Теофил Норт | страница 7
Это был 1926 год, когда все механики, электрики и водопроводчики были не только добросовестны, но и считались в каждом уважающем себя доме незаменимыми. Джосайя Декстер был гораздо старше брата. Такие лица, как у него, попадаются только на дагерротипах судей и пасторов. Он тоже осмотрел машину. Братья посовещались.
Я сказал:
— Если вы отвезете меня с багажом в «X», я продам вам машину за двадцать долларов.
Джосайя Декстер ответил:
— По рукам.
Мы перенесли мои вещи в его машину, и я хотел уже было сесть, как вдруг сказал: «Минутку!» Воздух кружил мне голову. Я был в миле от того места, где прошла часть двадцатого и двадцать первого годов моей жизни. Я повернулся к «Ханне» и погладил ее по капоту. «Прощай, „Ханна“, — сказал я. — Расстаемся друзьями… Ты меня понимаешь?» Потом я прошептал в ближнюю фару: «Старость и смерть никого не минут. Даже самая усталая река приходит к морю. Как сказал Гёте: „Balde ruhest clu auch“».
Затем я уселся рядом с Декстером. Он медленно проехал квартал и спросил:
— Давно у вас эта машина?
— Я был владельцем этой машины один час двадцать минут.
Еще квартал.
— Вы из-за каждой своей вещи так распаляетесь?
— Мистер Декстер, во время войны я служил в форте Адамс. Я сюда вернулся. В Ньюпорте я — четверть часа. Прекрасный день. Прекрасное место. Немного закружилась голова. От счастья до печали — один шаг.
— Можно узнать, что вы сказали машине?
Я повторил то, что сказал, и перевел немецкую фразу: «Подожди немного, отдохнешь и ты».
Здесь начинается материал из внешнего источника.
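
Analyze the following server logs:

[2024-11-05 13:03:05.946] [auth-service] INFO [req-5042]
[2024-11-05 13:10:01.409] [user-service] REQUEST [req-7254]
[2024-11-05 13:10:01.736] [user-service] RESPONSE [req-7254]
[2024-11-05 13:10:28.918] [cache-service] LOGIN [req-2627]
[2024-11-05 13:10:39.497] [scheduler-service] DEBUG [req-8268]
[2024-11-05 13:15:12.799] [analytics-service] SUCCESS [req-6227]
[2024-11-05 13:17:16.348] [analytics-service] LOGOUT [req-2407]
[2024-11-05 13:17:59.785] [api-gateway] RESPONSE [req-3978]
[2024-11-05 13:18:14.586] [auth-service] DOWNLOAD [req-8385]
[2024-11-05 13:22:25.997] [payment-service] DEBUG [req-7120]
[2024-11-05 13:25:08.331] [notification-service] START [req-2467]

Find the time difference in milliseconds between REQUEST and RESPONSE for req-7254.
327

To calculate latency:

1. Find REQUEST with id req-7254: 2024-11-05 13:10:01.409
2. Find RESPONSE with id req-7254: 2024-11-05 13:10:01.736
3. Latency: 2024-11-05 13:10:01.736 - 2024-11-05 13:10:01.409 = 327ms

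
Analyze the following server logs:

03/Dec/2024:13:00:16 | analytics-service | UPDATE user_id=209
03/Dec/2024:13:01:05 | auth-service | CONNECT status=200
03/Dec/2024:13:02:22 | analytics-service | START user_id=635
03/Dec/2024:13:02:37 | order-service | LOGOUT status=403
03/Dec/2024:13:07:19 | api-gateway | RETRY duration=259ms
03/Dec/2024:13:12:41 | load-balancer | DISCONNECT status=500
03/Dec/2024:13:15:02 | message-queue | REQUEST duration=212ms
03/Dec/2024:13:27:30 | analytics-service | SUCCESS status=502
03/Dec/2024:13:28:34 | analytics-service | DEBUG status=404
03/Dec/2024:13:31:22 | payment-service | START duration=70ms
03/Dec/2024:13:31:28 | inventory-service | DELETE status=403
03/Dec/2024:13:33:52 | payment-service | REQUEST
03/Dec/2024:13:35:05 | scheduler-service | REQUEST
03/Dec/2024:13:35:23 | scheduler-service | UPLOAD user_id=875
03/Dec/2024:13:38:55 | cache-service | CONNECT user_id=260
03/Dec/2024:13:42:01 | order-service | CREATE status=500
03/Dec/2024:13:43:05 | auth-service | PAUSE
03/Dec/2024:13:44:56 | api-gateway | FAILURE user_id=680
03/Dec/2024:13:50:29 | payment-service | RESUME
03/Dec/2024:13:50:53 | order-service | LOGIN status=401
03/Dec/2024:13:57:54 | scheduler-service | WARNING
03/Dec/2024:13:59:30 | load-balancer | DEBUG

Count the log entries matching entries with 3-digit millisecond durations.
2

To find matching entries:

1. Pattern to match: entries with 3-digit millisecond durations
2. Scan each log entry for the pattern
3. Count matches: 2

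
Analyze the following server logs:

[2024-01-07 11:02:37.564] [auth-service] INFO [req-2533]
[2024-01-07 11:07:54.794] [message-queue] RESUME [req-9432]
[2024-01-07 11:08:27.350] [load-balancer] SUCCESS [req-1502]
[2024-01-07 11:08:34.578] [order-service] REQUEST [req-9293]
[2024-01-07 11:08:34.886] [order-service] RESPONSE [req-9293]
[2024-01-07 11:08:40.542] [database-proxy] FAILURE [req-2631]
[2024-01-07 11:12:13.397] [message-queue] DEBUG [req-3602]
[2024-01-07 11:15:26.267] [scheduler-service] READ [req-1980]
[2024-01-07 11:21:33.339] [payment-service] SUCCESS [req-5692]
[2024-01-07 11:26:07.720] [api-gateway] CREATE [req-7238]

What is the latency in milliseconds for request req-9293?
308

To calculate latency:

1. Find REQUEST with id req-9293: 2024-01-07 11:08:34.578
2. Find RESPONSE with id req-9293: 2024-01-07 11:08:34.886
3. Latency: 2024-01-07 11:08:34.886 - 2024-01-07 11:08:34.578 = 308ms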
— Фразы избитые, мистер Декстер, но последнее время я замечаю, что если мы избегаем банальностей, то и банальности начинают нас избегать. Я никогда не смеюсь над стихотворениями Генри Лонгфелло, который прожил много счастливых недель в Ньюпорте и окрестностях.
— Это я знаю.
— Вы не скажете, где тут можно взять напрокат велосипед?
— У меня.
— Тогда я буду у вас в гараже через час… Мистер Декстер, я надеюсь, мое легкомыслие вас не обидело?
— У нас в Новой Англии легкомыслие не в чести, но ничего обидного вы не сказали… Еще разок — как там написал этот немец?
— В стихах он обращался к себе, поздно ночью, в башне, среди глухих лесов. Он написал их алмазом на окне. Это — последние слова самого знаменитого в немецком языке стихотворения. Ему было двадцать с чем-то лет. Отдыха он ждал до восьмидесяти трех.
Мы подъехали ко входу в «X». Он остановил машину и продолжал сидеть, держа руки на руле, потом сказал:
— Завтра будет пять недель, как умерла моя жена… Она была высокого мнения о стихах Лонгфелло.